By Ratan Mani Lal

With the polling for the first round of Lok Sabha election in Uttar Pradesh being less than a week away, signs are emerging as to what factors could influence voting in certain areas. While the first phase will see voting in western UP, including districts adjoining Delhi, the trends that will be known by the end of first phase may impact the subsequent phases as well.

Besides the factors of caste, religion and monetary lure, there are some other factors that may turn out to be significant factors in this election. One major factor is the emergence of small parties. The state’s huge population, now nearing 23 crores, and the large number of Lok Sabha constituencies, mean that even a small political party can hope and expect a following of a few thousands. And if this following reaches in lakhs, the party and its leader presume themselves to be kingmakers.

Small parties, big role

Such small parties may have a limited appeal in east, central or western Uttar Pradesh, but they have acquired over years a political equity that comes to good use in election time. In fact the possible next move of such small parties prior to every election is subject of much political discussion in Lucknow every time. Parties headed by erstwhile members of the Samajwadi Party government are much talked about, the most prominent being Pragatisheel Samajwadi Party-Lohia or PSPL headed by Shivpal Yadav, the estranged brother of SP patriarch Mulayam Singh Yadav. Shivpal’s party has also managed to bring two other small parties together under an umbrella alliance. These two parties are Peace Party and Apna Dal (Krishna Patel faction). These two parties have influence among Muslims and some OBCs in eastern UP, and individual allegiance to Shivpal may emerge as a factor in central UP areas like Etawah, Ferozabad, Mainpuri etc.

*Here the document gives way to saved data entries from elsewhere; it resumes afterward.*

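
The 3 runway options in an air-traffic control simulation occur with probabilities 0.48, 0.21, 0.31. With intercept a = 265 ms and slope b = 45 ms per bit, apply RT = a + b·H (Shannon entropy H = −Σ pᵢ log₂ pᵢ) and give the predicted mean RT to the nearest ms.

Entropy contributions −pᵢ log₂ pᵢ: 0.5083, 0.4728, 0.5238; sum H = 1.5049 bits.
RT = a + bH = 265 + 45·1.5049 = 332.72 ms.

333 ms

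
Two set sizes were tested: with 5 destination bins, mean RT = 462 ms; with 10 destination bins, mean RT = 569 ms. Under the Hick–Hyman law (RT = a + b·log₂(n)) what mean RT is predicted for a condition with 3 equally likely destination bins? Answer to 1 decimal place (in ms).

383.1 ms

RT is linear in log₂ n, so two points fix the line:
  b = (569 − 462) / (log₂ 10 − log₂ 5) = 107 / (3.3219 − 2.3219) = 107.000 ms/bit
  a = 462 − 107.000 × 2.3219 = 213.554 ms
Then RT(3) = 213.554 + 107.000 × log₂ 3 = 213.554 + 107.000 × 1.5850 ≈ 383.145 ms.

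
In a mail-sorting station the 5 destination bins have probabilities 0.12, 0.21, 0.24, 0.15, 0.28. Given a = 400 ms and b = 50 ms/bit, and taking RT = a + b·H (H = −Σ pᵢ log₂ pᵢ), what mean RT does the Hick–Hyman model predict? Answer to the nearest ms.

513 ms

H = 0.12·log₂(1/0.12) + 0.21·log₂(1/0.21) + 0.24·log₂(1/0.24) + 0.15·log₂(1/0.15) + 0.28·log₂(1/0.28) = 2.2588 bits.
RT = 400 + 50 × 2.2588 = 512.94 ms.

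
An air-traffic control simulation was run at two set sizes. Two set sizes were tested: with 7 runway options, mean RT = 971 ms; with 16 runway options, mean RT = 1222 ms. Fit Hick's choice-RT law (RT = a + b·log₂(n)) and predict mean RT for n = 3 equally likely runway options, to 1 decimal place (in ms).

713.7 ms

Solve the two-equation system in a and b:
  b = (1222 − 971) / (log₂ 16 − log₂ 7) = 251 / (4 − 2.8074) = 210.457 ms/bit
  a = 971 − 210.457 × 2.8074 = 380.174 ms
Then RT(3) = 380.174 + 210.457 × log₂ 3 = 380.174 + 210.457 × 1.5850 ≈ 713.739 ms.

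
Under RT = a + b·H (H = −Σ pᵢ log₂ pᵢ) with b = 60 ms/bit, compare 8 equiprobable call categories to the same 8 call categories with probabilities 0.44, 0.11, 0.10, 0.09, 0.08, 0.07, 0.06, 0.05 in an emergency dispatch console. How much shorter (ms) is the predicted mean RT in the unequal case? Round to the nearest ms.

28 ms

Equiprobable entropy H₀ = log₂ 8 = 3.0000 bits.
Skewed entropy H = −Σ pᵢ log₂ pᵢ = 2.5360 bits.
ΔRT = b·(H₀ − H) = 60 × 0.4640 = 27.84 ms.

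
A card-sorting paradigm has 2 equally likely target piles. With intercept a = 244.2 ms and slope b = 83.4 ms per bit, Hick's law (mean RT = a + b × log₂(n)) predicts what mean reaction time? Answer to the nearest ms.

log₂(2) = 1 bits, so RT = 244.2 + 83.4 × 1 ≈ 327.600 ms.

328 ms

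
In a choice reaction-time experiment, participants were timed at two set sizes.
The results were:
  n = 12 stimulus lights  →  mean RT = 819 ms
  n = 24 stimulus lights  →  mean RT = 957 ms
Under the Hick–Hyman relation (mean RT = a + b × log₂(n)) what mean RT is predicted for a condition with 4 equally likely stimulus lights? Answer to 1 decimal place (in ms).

With log₂ n on the abscissa the relation is linear; from the two conditions:
  b = (957 − 819) / (log₂ 24 − log₂ 12) = 138 / (4.5850 − 3.5850) = 138.000 ms/bit
  a = 819 − 138.000 × 3.5850 = 324.275 ms
Then RT(4) = 324.275 + 138.000 × log₂ 4 = 324.275 + 138.000 × 2 ≈ 600.275 ms.

600.3 ms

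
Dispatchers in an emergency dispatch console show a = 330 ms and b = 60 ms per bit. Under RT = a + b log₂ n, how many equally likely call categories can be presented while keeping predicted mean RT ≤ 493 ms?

Information budget: (493 − 330)/60 = 2.7167 bits, so n ≤ 2^2.7167 = 6.574 → at most 6.

6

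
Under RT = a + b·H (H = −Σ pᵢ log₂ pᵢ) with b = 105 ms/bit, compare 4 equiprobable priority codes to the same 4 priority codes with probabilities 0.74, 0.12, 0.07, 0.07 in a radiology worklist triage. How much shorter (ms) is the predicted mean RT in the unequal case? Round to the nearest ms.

The RT saving is b·ΔH. Equiprobable H₀ = log₂(4) = 2.0000 bits; with the given probabilities H = 1.2256 bits.
b·(H₀ − H) = 105 × (2.0000 − 1.2256) = 81.31 ms.

81 ms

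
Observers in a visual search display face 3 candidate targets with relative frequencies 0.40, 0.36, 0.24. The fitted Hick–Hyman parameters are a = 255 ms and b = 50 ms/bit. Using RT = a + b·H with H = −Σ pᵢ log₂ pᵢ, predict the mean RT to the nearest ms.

Entropy contributions −pᵢ log₂ pᵢ: 0.5288, 0.5306, 0.4941; sum H = 1.5535 bits.
RT = a + bH = 255 + 50·1.5535 = 332.68 ms.

333 ms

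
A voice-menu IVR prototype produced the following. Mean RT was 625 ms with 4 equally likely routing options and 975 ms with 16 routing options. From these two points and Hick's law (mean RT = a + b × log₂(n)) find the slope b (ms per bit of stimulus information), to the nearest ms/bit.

The slope on a log₂ axis is (975 − 625) / (4 − 2) = 175 ms/bit.

175 ms/bit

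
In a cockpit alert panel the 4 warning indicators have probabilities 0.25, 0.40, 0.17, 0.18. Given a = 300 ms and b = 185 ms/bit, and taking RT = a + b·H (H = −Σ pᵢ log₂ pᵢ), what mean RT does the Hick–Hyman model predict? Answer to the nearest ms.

Entropy contributions −pᵢ log₂ pᵢ: 0.5000, 0.5288, 0.4346, 0.4453; sum H = 1.9087 bits.
RT = a + bH = 300 + 185·1.9087 = 653.10 ms.

653 ms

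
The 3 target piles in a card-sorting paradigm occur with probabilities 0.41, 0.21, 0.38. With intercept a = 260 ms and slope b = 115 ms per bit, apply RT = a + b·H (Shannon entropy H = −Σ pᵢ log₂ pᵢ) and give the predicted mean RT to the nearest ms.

436 ms

H = 0.41·log₂(1/0.41) + 0.21·log₂(1/0.21) + 0.38·log₂(1/0.38) = 1.5307 bits.
RT = 260 + 115 × 1.5307 = 436.03 ms.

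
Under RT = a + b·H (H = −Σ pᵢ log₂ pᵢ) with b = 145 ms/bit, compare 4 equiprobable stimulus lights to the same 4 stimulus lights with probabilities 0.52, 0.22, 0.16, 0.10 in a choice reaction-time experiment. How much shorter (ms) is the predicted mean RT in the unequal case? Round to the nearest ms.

40 ms

The RT saving is b·ΔH. Equiprobable H₀ = log₂(4) = 2.0000 bits; with the given probabilities H = 1.7264 bits.
b·(H₀ − H) = 145 × (2.0000 − 1.7264) = 39.68 ms.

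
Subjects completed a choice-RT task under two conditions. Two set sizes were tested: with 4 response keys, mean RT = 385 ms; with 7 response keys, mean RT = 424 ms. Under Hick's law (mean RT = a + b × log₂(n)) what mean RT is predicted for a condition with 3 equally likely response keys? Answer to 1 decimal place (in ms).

With log₂ n on the abscissa the relation is linear; from the two conditions:
  b = (424 − 385) / (log₂ 7 − log₂ 4) = 39 / (2.8074 − 2) = 48.306 ms/bit
  a = 385 − 48.306 × 2 = 288.388 ms
Then RT(3) = 288.388 + 48.306 × log₂ 3 = 288.388 + 48.306 × 1.5850 ≈ 364.951 ms.

365.0 ms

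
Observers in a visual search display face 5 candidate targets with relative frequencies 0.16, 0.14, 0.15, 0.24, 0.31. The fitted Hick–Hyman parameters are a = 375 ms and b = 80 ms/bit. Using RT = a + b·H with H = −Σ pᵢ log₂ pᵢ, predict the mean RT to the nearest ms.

Entropy contributions −pᵢ log₂ pᵢ: 0.4230, 0.3971, 0.4105, 0.4941, 0.5238; sum H = 2.2486 bits.
RT = a + bH = 375 + 80·2.2486 = 554.89 ms.

555 ms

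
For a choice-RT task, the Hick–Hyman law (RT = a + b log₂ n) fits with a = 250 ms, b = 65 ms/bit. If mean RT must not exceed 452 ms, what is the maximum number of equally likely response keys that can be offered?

Set 250 + 65·log₂ n ≤ 452 → log₂ n ≤ (452 − 250)/65 = 3.1077.
So n ≤ 2^3.1077 = 8.620; the largest integer n is 8.

8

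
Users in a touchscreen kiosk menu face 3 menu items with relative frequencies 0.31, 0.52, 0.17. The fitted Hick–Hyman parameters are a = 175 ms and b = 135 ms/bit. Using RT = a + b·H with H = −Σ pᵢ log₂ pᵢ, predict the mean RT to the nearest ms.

H = 0.31·log₂(1/0.31) + 0.52·log₂(1/0.52) + 0.17·log₂(1/0.17) = 1.4490 bits.
RT = 175 + 135 × 1.4490 = 370.61 ms.

371 ms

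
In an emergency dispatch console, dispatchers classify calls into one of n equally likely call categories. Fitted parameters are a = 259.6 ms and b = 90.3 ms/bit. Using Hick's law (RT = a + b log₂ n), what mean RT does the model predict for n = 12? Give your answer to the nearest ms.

583 ms

log₂(12) = 3.5850 bits, so RT = 259.6 + 90.3 × 3.5850 ≈ 583.322 ms.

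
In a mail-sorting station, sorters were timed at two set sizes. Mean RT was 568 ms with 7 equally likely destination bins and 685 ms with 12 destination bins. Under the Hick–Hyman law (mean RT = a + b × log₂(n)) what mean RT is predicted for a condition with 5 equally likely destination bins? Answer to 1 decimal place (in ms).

495.0 ms

RT is linear in log₂ n, so two points fix the line:
  b = (685 − 568) / (log₂ 12 − log₂ 7) = 117 / (3.5850 − 2.8074) = 150.461 ms/bit
  a = 568 − 150.461 × 2.8074 = 145.601 ms
Then RT(5) = 145.601 + 150.461 × log₂ 5 = 145.601 + 150.461 × 2.3219 ≈ 494.962 ms.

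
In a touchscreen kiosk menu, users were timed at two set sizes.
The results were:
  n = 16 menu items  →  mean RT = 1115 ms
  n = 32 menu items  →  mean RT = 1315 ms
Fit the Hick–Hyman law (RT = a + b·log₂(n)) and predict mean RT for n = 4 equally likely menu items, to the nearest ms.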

Other parties include Jansatta Party floated by Raghuraj Pratap Singh (Raja Bhaiya), a close aide of Mulayam Singh Yadav who always remained an Independent MLA. Now having moved away from SP, he continues to be a major factor in certain districts of eastern UP mainly for caste and community reasons.

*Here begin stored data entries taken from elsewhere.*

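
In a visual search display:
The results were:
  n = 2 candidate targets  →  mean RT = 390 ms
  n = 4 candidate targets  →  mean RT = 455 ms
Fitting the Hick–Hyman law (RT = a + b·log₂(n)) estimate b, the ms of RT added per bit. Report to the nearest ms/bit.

Slope: b = (455 − 390) / (log₂ 4 − log₂ 2) = 65/1.0000 = 65 ms/bit.

65 ms/bit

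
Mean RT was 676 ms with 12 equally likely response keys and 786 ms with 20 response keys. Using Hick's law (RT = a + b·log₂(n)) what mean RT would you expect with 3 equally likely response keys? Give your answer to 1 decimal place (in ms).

With log₂ n on the abscissa the relation is linear; from the two conditions:
  b = (786 − 676) / (log₂ 20 − log₂ 12) = 110 / (4.3219 − 3.5850) = 149.261 ms/bit
  a = 676 − 149.261 × 3.5850 = 140.906 ms
Then RT(3) = 140.906 + 149.261 × log₂ 3 = 140.906 + 149.261 × 1.5850 ≈ 377.479 ms.

377.5 ms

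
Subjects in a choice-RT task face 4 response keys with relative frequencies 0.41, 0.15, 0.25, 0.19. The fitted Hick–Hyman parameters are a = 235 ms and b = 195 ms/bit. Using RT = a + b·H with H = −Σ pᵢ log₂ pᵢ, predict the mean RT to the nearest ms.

604 ms

Entropy contributions −pᵢ log₂ pᵢ: 0.5274, 0.4105, 0.5000, 0.4552; sum H = 1.8932 bits.
RT = a + bH = 235 + 195·1.8932 = 604.17 ms.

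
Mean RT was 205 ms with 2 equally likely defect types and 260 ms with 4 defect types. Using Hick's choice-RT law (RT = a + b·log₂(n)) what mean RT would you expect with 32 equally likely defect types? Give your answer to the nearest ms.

With log₂ n on the abscissa the relation is linear; from the two conditions:
  b = (260 − 205) / (log₂ 4 − log₂ 2) = 55 / (2 − 1) = 55 ms/bit
  a = 205 − 55 × 1 = 150 ms
Then RT(32) = 150 + 55 × log₂ 32 = 150 + 55 × 5 ≈ 425.000 ms.

425 ms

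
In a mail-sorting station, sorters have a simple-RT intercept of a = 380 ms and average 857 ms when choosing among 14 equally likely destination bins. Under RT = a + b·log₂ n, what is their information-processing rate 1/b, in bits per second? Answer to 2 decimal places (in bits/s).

7.98 bits/s

Choice component = 857 − 380 = 477 ms over log₂(14) = 3.8074 bits.
b = 477 / 3.8074 = 125.284 ms/bit, so 1/b = 7.982 bits/s.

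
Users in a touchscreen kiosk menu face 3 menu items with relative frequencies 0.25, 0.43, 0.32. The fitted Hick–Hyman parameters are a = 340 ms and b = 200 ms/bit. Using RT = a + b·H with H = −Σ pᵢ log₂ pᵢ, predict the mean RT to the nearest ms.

H = 0.25·log₂(1/0.25) + 0.43·log₂(1/0.43) + 0.32·log₂(1/0.32) = 1.5496 bits.
RT = 340 + 200 × 1.5496 = 649.92 ms.

650 ms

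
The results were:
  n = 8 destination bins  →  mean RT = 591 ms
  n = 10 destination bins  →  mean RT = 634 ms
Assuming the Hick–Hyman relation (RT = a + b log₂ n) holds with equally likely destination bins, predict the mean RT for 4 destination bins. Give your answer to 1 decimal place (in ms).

Fit slope and intercept:
  b = (634 − 591) / (log₂ 10 − log₂ 8) = 43 / (3.3219 − 3) = 133.570 ms/bit
  a = 591 − 133.570 × 3 = 190.289 ms
Then RT(4) = 190.289 + 133.570 × log₂ 4 = 190.289 + 133.570 × 2 ≈ 457.430 ms.

457.4 ms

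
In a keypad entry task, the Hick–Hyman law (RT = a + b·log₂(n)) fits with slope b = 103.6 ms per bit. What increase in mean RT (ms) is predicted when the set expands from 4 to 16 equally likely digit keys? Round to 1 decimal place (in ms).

The intercept a cancels: ΔRT = b·(log₂ n₂ − log₂ n₁) = b·log₂(n₂/n₁).
log₂(16) − log₂(4) = log₂(16/4) = log₂(4) = 2.
ΔRT = 103.6 × 2.0000 = 207.200 ms.

207.2 ms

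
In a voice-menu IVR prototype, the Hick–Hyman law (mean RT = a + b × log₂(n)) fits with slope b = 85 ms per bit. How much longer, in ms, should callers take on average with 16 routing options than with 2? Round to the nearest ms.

ΔRT = (a + b log₂ n₂) − (a + b log₂ n₁) = b·(log₂ n₂ − log₂ n₁).
log₂(16) − log₂(2) = log₂(16/2) = log₂(8) = 3.
ΔRT = 85 × 3.0000 = 255.000 ms.

255 ms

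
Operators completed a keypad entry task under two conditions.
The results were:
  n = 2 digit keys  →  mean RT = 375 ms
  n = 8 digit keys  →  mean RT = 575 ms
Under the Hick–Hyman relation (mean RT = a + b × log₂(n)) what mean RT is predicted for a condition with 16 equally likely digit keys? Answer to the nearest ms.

Solve the two-equation system in a and b:
  b = (575 − 375) / (log₂ 8 − log₂ 2) = 200 / (3 − 1) = 100 ms/bit
  a = 375 − 100 × 1 = 275 ms
Then RT(16) = 275 + 100 × log₂ 16 = 275 + 100 × 4 ≈ 675.000 ms.

675 ms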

The case of NISHAD (Nirbal Indian Shoshit Hamara Aam Dal, or the own party for the weak, exploited Indians) is the most curious one. This party had put up a candidate Sanjay Nishad in Gorakhpur in the by-election held there in 2018 to elect a representative to Lok Sabha after the five-times MP Yogi Adityanath became the state’s Chief Minister. The candidate contested on SP’s symbol as part of the coalition between the SP and BSP, and defeated the BJP. The candidate was expected to contest this time again as a SP-BSP or NISHAD party candidate but in a curious twist, Sanjay Nishad has joined the BJP. It remains to be seen whether he contests from Gorakhpur as a BJP candidate, and whether his caste of Nishad (boatmen) still works as a factor.

Stray cows a headache

The state’s focus on cow protection and ban on illegal slaughterhouses may also emerge as factors in areas both in east and west UP. In fact farmers and residents of villages and small towns across the state are finding it difficult to manage herds of non-milch and sterile cattle let free by owners, and there are no takers for them in slaughter houses. Such animals are roaming around in school compounds, open lands, village roads and even highways. The cow shelters are proving to be grossly inadequate and the disposal of such animals is emerging as a big headache for villagers.

In many districts, villagers have openly voiced their resentment against cow vigilantism by certain elements, because of which there are no buyers for sterile cows even in the leather industry. The closure of tanneries along the Ganga river in Kanpur and Unnao has also resulted in a reduction of demand for cowhide.

Reports are coming from many areas that bad roads, water crisis, long-neglected projects could also influence voters in some areas. However, civic issues generally do not become major factors in most areas in UP, as is evident from the situation in eight constituencies that will see polling for the first phase on April 11. These constituencies - Saharanpur, Kairana, Muzaffarnagar, Bijnore, Meerut, Baghpat, Ghaziabad and Gautam Buddh Nagar including Noida and Greater Noida – have places that are most seriously polluted in the entire country. But in previous elections too, pollution or planned urbanisation have not been main election issues.